Para Lucy Schwob, renomear-se Claude Cahun não foi uma escolha impensada – era e ainda é um dos poucos nomes franceses que se adequa a ambos gêneros, masculino e feminino. No começo do século XX, mesmo com o movimento surrealista efervescendo no mundo da arte, a sociedade francesa era rígida quanto aos papéis e deveres distintos de homens e mulheres.
Ainda assim, Claude Cahun, lésbica assumida e nascida em uma família bastante abastada, não conteve seus ímpetos artísticos, criando obras intrinsecamente ligadas à androginia e à militância social.
Não se falava ainda sobre gênero fluido, ou o fato de uma pessoa poder se identificar como não-binária – em outras palavras, sentir-se homem e mulher e poder, ao mesmo tempo, também sentir-se nenhum dos dois. Pode parecer um conceito complexo para alguns, mas Claude era muito bem resolvida e ciente da importância da quebra de certos padrões.

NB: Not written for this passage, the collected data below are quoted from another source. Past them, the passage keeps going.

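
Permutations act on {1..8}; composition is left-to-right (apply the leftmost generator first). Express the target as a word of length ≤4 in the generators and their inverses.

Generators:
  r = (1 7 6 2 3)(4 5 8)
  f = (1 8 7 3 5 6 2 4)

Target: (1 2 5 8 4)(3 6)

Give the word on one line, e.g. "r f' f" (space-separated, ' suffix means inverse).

  after f: (1 8 7 3 5 6 2 4)
  after f: (1 7 5 2)(3 6 4 8)
  after f: (1 3 2 8 5 4 7 6)
  after r': (1 2 5 8 4)(3 6)

f f f r'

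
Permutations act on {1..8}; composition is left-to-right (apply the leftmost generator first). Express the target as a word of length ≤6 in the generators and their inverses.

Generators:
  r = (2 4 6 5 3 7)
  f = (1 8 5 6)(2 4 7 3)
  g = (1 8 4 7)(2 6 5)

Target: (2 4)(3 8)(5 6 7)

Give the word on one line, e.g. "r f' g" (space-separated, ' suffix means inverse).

g' r g f r

  after g': (1 7 4 8)(2 5 6)
  after r: (1 2 3 7 6 4 8)
  after g: (1 6 7 5 2 3)
  after f: (3 8 5 4 7 6)
  after r: (2 4)(3 8)(5 6 7)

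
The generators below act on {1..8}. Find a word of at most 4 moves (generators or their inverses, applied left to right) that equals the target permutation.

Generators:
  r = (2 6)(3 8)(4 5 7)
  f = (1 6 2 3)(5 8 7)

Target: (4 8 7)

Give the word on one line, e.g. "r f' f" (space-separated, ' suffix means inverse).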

Além de assumir a androginia como carro-chefe de seu trabalho artístico em uma época tão conturbada, participou também da resistência francesa contra o avanço nazista. Apesar de nascida em berço de ouro, foi uma mulher forte e preocupada com causas políticas e sociais.
É, também, uma das precursoras na modernidade a apresentar-se publicamente como alguém sem gênero. Então, por que Claude foi tão esquecida pela história e tão ocultada do movimento artístico francês?
Com um trabalho potente, além de escritora, Claude concentrou parte de seu tempo aprimorando-se na técnica do autorretrato.
Com um trabalho potente, além de escritora, Claude concentrou parte de seu tempo aprimorando-se na técnica do autorretrato.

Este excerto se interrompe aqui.